Ils sont une vingtaine dans ce cas (sur 26), à avoir reçu leur lettre de licenciement pour raison économique dans le cadre d’un plan de sauvegarde de l’emploi (PSE) et à tourner la page (1). 

Les autres, une poignée, ont accepté de rester dans l’entreprise et ont signé un contrat à durée déterminée de trois mois, moyennant une prime. Ils continueront à produire des respirateurs de ventilation à domicile (2) de marque Airox avec une trentaine de collègues, embauchés en intérim depuis deux ans, certains depuis septembre. 

Pas de raison économique 

« Ce qui est regrettable, c’est la façon dont cela a été géré. Aucune stratégie n’est claire et définie. Certains salariés ont reçu leur lettre de licenciement et on leur demande à présent de prolonger leur contrat avec une prime de 50 % du salaire brut ! » peste un employé qui accumule vingt ans d’expérience. 

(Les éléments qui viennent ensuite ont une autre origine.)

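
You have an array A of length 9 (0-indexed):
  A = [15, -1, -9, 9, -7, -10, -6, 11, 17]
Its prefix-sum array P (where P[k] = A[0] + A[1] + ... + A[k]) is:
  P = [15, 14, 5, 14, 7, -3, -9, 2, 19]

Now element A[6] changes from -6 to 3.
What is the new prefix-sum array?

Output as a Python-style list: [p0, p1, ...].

Answer: [15, 14, 5, 14, 7, -3, 0, 11, 28]

Derivation:
Change: A[6] -6 -> 3, delta = 9
P[k] for k < 6: unchanged (A[6] not included)
P[k] for k >= 6: shift by delta = 9
  P[0] = 15 + 0 = 15
  P[1] = 14 + 0 = 14
  P[2] = 5 + 0 = 5
  P[3] = 14 + 0 = 14
  P[4] = 7 + 0 = 7
  P[5] = -3 + 0 = -3
  P[6] = -9 + 9 = 0
  P[7] = 2 + 9 = 11
  P[8] = 19 + 9 = 28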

« Cela prouve que le besoin en personnel existe malgré la fermeture », poursuit Laëtita Bellocq, élue au comité d’entreprise. Elle a alerté l’inspection du travail face à cette situation inédite. La direction du travail et de l’emploi s’est donc penchée sur le dossier. « Une enquête est en cours pour vérifier la légalité du recours à l’intérim », précise-t-elle. 

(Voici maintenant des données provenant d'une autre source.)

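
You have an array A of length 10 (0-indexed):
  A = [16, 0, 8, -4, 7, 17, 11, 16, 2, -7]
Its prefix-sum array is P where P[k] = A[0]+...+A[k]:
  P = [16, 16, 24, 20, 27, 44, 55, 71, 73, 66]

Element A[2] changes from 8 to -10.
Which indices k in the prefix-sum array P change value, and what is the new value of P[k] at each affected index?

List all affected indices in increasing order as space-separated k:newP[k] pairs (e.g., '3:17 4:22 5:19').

P[k] = A[0] + ... + A[k]
P[k] includes A[2] iff k >= 2
Affected indices: 2, 3, ..., 9; delta = -18
  P[2]: 24 + -18 = 6
  P[3]: 20 + -18 = 2
  P[4]: 27 + -18 = 9
  P[5]: 44 + -18 = 26
  P[6]: 55 + -18 = 37
  P[7]: 71 + -18 = 53
  P[8]: 73 + -18 = 55
  P[9]: 66 + -18 = 48

Answer: 2:6 3:2 4:9 5:26 6:37 7:53 8:55 9:48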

Une fermeture définitive était d’abord prévue en décembre pour cette entreprise qui a ouvert ses portes à Pau en 1944 et qui a connu de multiples propriétaires (voir ci-contre). La fermeture a été repoussée en mars et, à présent, les futurs ex-salariés sont persuadés que, « après les vacances d’été, ils produiront encore ». 

Ils ont une explication. « Covidien veut commercialiser le respirateur de génération 2 qui doit être fabriqué en Irlande sur le site de la maison mère. Sa conception n’est pas prête et donc, à Pau, on continue de fabriquer le respirateur première génération », explique l’un d’eux. Selon eux, quand Covidien a acheté Airox, « les nouveaux acheteurs savaient parfaitement qu’ils allaient fermer et qu’ils délocaliseraient la production. Ils ont acheté les brevets pour rompre la concurrence. Ce qui me chagrine le plus, c’est qu’on laisse s’implanter des entreprises étrangères qui captent les subventions et qui ferment les boîtes. J’avais déjà connu ça par le passé. C’est classique et les pouvoirs publics ne font rien ». 

Une société prospère 

Quand Covidien a racheté Airox en 2006, les salariés ont senti le vent tourner. « C’était une société prospère, nos produits sont connus par leur qualité et la rapidité d’exécution. La première chose qu’ils ont faite a été de casser le service commercial pour diviser le prix des appareils par deux. Ils nous ont supprimé le 13e mois et la prime d’intéressement », se souvient un salarié. Hier, nous n’avons pu contacter la direction de Covidien mais nous avons eu le temps d’écouter le message d’attente : « Notre mission est de faciliter le travail des professionnels de santé pour la survie des patients ». La « survie » des salariés, c’est une autre histoire. 

(1) Les salariés licenciés pourront choisir d’intégrer la cellule de reclassement et bénéficieront d’un congé de reclassement de neuf mois : ils toucheront leur salaire durant cette période tout en recherchant un emploi. Le cabinet de la cellule devra leur proposer des offres correspondant à leur expérience. (2) Ces appareils portatifs viennent assister des personnes qui ont des difficultés respiratoires dans le cadre d’apnée du sommeil, d’obésité, etc. 

L’entreprise Airox-Covidien est la descendante de la société MMS, spécialisée dans le matériel d’équipement médical qui fera partie plus tard du groupe Elf/Sanofi. Lui succède, en 1992, la société BioMS. En 1993, la famille Soubra prend les commandes de BioMS et l’installe dans la zone d’activité Pau-Pyrénées, rue du 18 juin 1940. Le 1er juin 2000, BioMS devient Airox. En septembre 2006, Tyco Healthcare prend possession d’Airox. En juillet 2007, la branche Healthcare de Tyco devient Covidien. Le 29 octobre 2008, les 50 salariés apprennent la délocalisation de la production en Irlande. En 2009, la branche recherche et développement (20 personnes) déménage à Pau-Pyrénées puis Serres-Castet. Les 28 autres attendent la fermeture.